Several studies have highlighted the difficulty in assessing local tumor extension using CT after NACRT for pancreatic cancer [20-22]. Cassinotto et al. found that 39% of patients who had a high risk of an R1 resection based on their CT findings after neoadjuvant therapy were able to receive an R0 resection. They surmised that the significantly lower accuracy and specificity in determining R0 resectability after neoadjuvant therapy was probably due to the inability of CT examinations to differentiate tumor tissue from necrosis, fibrosis, and inflammatory changes caused by neoadjuvant treatment.

Katz et al. demonstrated that 81 of the 85 patients (95%) received an R0 resection after being treated with neoadjuvant therapy for BRPC. In that study, only 1 patient was downstaged to resectable pancreatic cancer [23]. Ferrone et al. also demonstrated that 92% of patients with borderline resectable or locally advanced pancreatic cancer after receiving the neoadjuvant FOLFIRINOX regimen received an R0 resection regardless of having been judged as being unresectable based on the post-FOLFIRINOX CT imaging findings [24]. Both studies showed that downstaging to resectable pancreatic cancer from the CT imaging findings was rare after neoadjuvant therapy; however, R0 resection could be performed regardless of the radiological response when no distant metastatic lesions were observed.

In most of the resectability criteria, the extent of tumor-vessel contact was evaluated according to the degree of circumferential tumor–vessel interface. In the present study, however, we tried to assess tumor-vessel contact by the longitudinal distance of tumor–vessel interface to observe more detailed morphological changes. Specifically, we defined the progression of peripancreatic major vessel invasion as an increase in the length of tumor-vessel contact ≥2 mm because this definition enabled a good agreement with the interpreting physicians’ impressions of progression. Using this definition, 31% of the BRPC patients showed the progression of peripancreatic major vessel invasion after NACRT. However, 93% of the BRPC patients were able to receive an R0 resection irrespective of their peripancreatic major vessel invasion status. Furthermore, the peripancreatic major vessel invasion status did not seem correlated with any of the other items that were used to evaluate the efficacy of neoadjuvant treatment, such as the rate of reduction in CA 19–9, the tumor response, or the pathological response.
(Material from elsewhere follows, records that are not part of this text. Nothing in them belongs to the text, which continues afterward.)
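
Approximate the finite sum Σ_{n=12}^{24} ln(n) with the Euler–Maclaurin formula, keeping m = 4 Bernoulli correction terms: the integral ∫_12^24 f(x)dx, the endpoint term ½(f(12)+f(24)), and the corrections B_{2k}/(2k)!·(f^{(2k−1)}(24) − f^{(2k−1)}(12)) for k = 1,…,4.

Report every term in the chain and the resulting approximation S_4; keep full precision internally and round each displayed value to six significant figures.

S_4 ≈ 37.2824

Integral: ∫_12^24 ln(x) dx = 34.4544.
Endpoint term: (f(12) + f(24))/2 = (2.48491 + 3.17805)/2 = 2.83148.
Integral + boundary = 37.2859.
k=1: B_{2}/(2)! × [f^{(1)}(24) − f^{(1)}(12)] = 1/12 × (0.0416667 − 0.0833333) = -0.00347222.
After k=1: 37.2824.
k=2: B_{4}/(4)! × [f^{(3)}(24) − f^{(3)}(12)] = −1/720 × (0.000144676 − 0.00115741) = 1.40657e-06.
After k=2: 37.2824.
k=3: B_{6}/(6)! × [f^{(5)}(24) − f^{(5)}(12)] = 1/30240 × (3.01408e-06 − 9.64506e-05) = -3.08983e-09.
After k=3: 37.2824.
k=4: B_{8}/(8)! × [f^{(7)}(24) − f^{(7)}(12)] = −1/1209600 × (1.56983e-07 − 2.00939e-05) = 1.64822e-11.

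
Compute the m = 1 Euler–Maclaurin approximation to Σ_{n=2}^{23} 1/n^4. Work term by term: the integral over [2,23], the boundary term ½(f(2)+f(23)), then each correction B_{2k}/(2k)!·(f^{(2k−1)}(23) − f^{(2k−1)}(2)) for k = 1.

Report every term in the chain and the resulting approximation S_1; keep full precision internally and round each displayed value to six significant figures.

∫_2^23 1/x^4 dx evaluates to 0.0416393.
Boundary: ½(f(2) + f(23)) = ½(0.0625000 + 3.57346e-06) = 0.0312518.
Running total after boundary: 0.0728911.
Correction k=1: B_{2}/2! · (f^{(1)}(23) − f^{(1)}(2)) = 1/12 · (-6.21471e-07 − (-0.125000)) = 0.0104166.

S_1 ≈ 0.0833077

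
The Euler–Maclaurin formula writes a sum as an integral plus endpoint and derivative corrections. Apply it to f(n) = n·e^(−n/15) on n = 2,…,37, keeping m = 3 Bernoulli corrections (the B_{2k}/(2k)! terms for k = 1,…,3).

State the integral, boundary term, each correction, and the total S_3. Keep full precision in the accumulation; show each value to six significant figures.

∫_2^37 x·e^(−x/15) dx evaluates to 156.973.
Boundary: ½(f(2) + f(37)) = ½(1.75035 + 3.14009) = 2.44522.
Running total after boundary: 159.418.
Correction k=1: B_{2}/2! · (f^{(1)}(37) − f^{(1)}(2)) = 1/12 · (-0.124472 − 0.758484) = -0.0735796.
Partial sum through k=1: 159.344.
Correction k=2: B_{4}/4! · (f^{(3)}(37) − f^{(3)}(2)) = −1/720 · (0.000201167 − 0.0111504) = 1.52072e-05.
Partial sum through k=2: 159.344.
Correction k=3: B_{6}/6! · (f^{(5)}(37) − f^{(5)}(2)) = 1/30240 · (4.24686e-06 − 8.41319e-05) = -2.64170e-09.

S_3 ≈ 159.344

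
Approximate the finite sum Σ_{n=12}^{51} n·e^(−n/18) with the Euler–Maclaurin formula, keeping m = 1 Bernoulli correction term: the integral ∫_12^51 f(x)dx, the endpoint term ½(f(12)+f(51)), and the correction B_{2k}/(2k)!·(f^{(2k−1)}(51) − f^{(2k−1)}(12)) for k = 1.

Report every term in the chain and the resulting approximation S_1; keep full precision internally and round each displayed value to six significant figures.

∫_12^51 x·e^(−x/18) dx evaluates to 204.195.
½[f(12) + f(51)] = ½[6.16101 + 2.99964] = 4.58032.
So far: 208.776.
k=1: B_{2}/(2)! × [f^{(1)}(51) − f^{(1)}(12)] = 1/12 × (-0.107830 − 0.171139) = -0.0232474.

S_1 ≈ 208.752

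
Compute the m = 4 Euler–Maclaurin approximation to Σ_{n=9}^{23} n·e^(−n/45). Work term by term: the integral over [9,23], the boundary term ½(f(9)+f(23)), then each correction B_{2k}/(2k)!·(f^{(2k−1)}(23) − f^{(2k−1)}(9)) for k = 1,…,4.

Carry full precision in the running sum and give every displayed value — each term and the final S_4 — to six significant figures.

S_4 ≈ 164.592

Integral: ∫_9^23 x·e^(−x/45) dx = 154.040.
Boundary: ½(f(9) + f(23)) = ½(7.36858 + 13.7961) = 10.5823.
Integral + boundary = 164.622.
k=1: B_{2}/(2)! × [f^{(1)}(23) − f^{(1)}(9)] = 1/12 × (0.293250 − 0.654985) = -0.0301446.
Partial sum through k=1: 164.592.
k=2: B_{4}/(4)! × [f^{(3)}(23) − f^{(3)}(9)] = −1/720 × (0.000737238 − 0.00113207) = 5.48381e-07.
Partial sum through k=2: 164.592.
k=3: B_{6}/(6)! × [f^{(5)}(23) − f^{(5)}(9)] = 1/30240 × (6.56623e-07 − 9.58368e-07) = -9.97834e-12.
Partial sum through k=3: 164.592.
k=4: B_{8}/(8)! × [f^{(7)}(23) − f^{(7)}(9)] = −1/1209600 × (4.68730e-10 − 6.70463e-10) = 1.66777e-16.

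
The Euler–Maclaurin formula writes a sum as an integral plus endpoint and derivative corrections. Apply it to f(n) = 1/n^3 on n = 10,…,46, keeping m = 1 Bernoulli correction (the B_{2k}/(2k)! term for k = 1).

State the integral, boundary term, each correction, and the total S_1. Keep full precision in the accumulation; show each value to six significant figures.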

These results would agree with the results of the aforementioned studies and lead us to conjecture that BRPC can be resected locally whether or not radiological perivascular progression is observed whenever the tumor response is not PD according to the RECIST. However, the surgical indications for BRPC with a PD tumor response remain uncertain because only one patient who met the above condition was included in the present study.
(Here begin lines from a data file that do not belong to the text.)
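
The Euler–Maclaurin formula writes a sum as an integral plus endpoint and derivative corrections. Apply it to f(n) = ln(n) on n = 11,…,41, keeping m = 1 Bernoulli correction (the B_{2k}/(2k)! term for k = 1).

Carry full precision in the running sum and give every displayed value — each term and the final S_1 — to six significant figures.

S_1 ≈ 98.9298

∫_11^41 ln(x) dx evaluates to 95.8796.
Endpoint term: (f(11) + f(41))/2 = (2.39790 + 3.71357)/2 = 3.05573.
Integral + boundary = 98.9353.
Order-1 term: 1/12 · (0.0243902 − 0.0909091) = -0.00554324.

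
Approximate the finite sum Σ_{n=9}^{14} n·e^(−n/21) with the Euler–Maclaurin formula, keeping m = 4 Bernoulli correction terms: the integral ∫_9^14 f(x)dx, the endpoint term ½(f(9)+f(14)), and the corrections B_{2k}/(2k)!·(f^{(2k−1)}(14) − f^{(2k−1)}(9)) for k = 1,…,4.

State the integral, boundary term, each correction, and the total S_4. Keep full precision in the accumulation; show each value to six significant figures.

S_4 ≈ 39.5537

∫_9^14 x·e^(−x/21) dx evaluates to 33.0450.
½[f(9) + f(14)] = ½[5.86295 + 7.18784] = 6.52540.
So far: 39.5704.
k=1: B_{2}/(2)! × [f^{(1)}(14) − f^{(1)}(9)] = 1/12 × (0.171139 − 0.372251) = -0.0167593.
Partial sum through k=1: 39.5537.
k=2: B_{4}/(4)! × [f^{(3)}(14) − f^{(3)}(9)] = −1/720 × (0.00271649 − 0.00379848) = 1.50276e-06.
Partial sum through k=2: 39.5537.
k=3: B_{6}/(6)! × [f^{(5)}(14) − f^{(5)}(9)] = 1/30240 × (1.14397e-05 − 1.53126e-05) = -1.28071e-10.
Partial sum through k=3: 39.5537.
k=4: B_{8}/(8)! × [f^{(7)}(14) − f^{(7)}(9)] = −1/1209600 × (3.79129e-08 − 4.99135e-08) = 9.92112e-15.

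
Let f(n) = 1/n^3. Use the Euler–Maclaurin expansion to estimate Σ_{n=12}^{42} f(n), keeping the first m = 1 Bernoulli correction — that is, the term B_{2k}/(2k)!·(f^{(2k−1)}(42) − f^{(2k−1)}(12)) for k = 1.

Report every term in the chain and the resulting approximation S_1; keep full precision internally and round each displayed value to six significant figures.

Integral: ∫_12^42 1/x^3 dx = 0.00318878.
Boundary: ½(f(12) + f(42)) = ½(0.000578704 + 1.34975e-05) = 0.000296101.
So far: 0.00348488.
k=1: B_{2}/(2)! × [f^{(1)}(42) − f^{(1)}(12)] = 1/12 × (-9.64104e-07 − (-0.000144676)) = 1.19760e-05.

S_1 ≈ 0.00349685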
The present study had several limitations. First, the retrospective design introduced a selection bias. Several patients who underwent a probe laparotomy or bypass operation because of local tumor progression were excluded because the institutions where the patients had undergone these treatments did not participate in this study. This selection bias might have affected the results of the study. Second, the number of patients included in this study was relatively small, even considering the rarity of this disease. The small sample size probably had an affect on the wide CI of the risk difference of R0 resection rates between PVI and NVI groups. However, those R0 resection rates themselves were acceptable. Then, the conclusions which were drawn from the results including the R0 resection rates might be considered of value. Validation of the study’s hypothesis in a larger cohort is warranted.

Conclusions

Patients with BRPC achieved a high R0 resection rate after NACRT regardless of the progression of peripancreatic vascular invasion. Patients with BRPC without PD according to the RECIST after NACRT can be considered as candidates for surgical resection.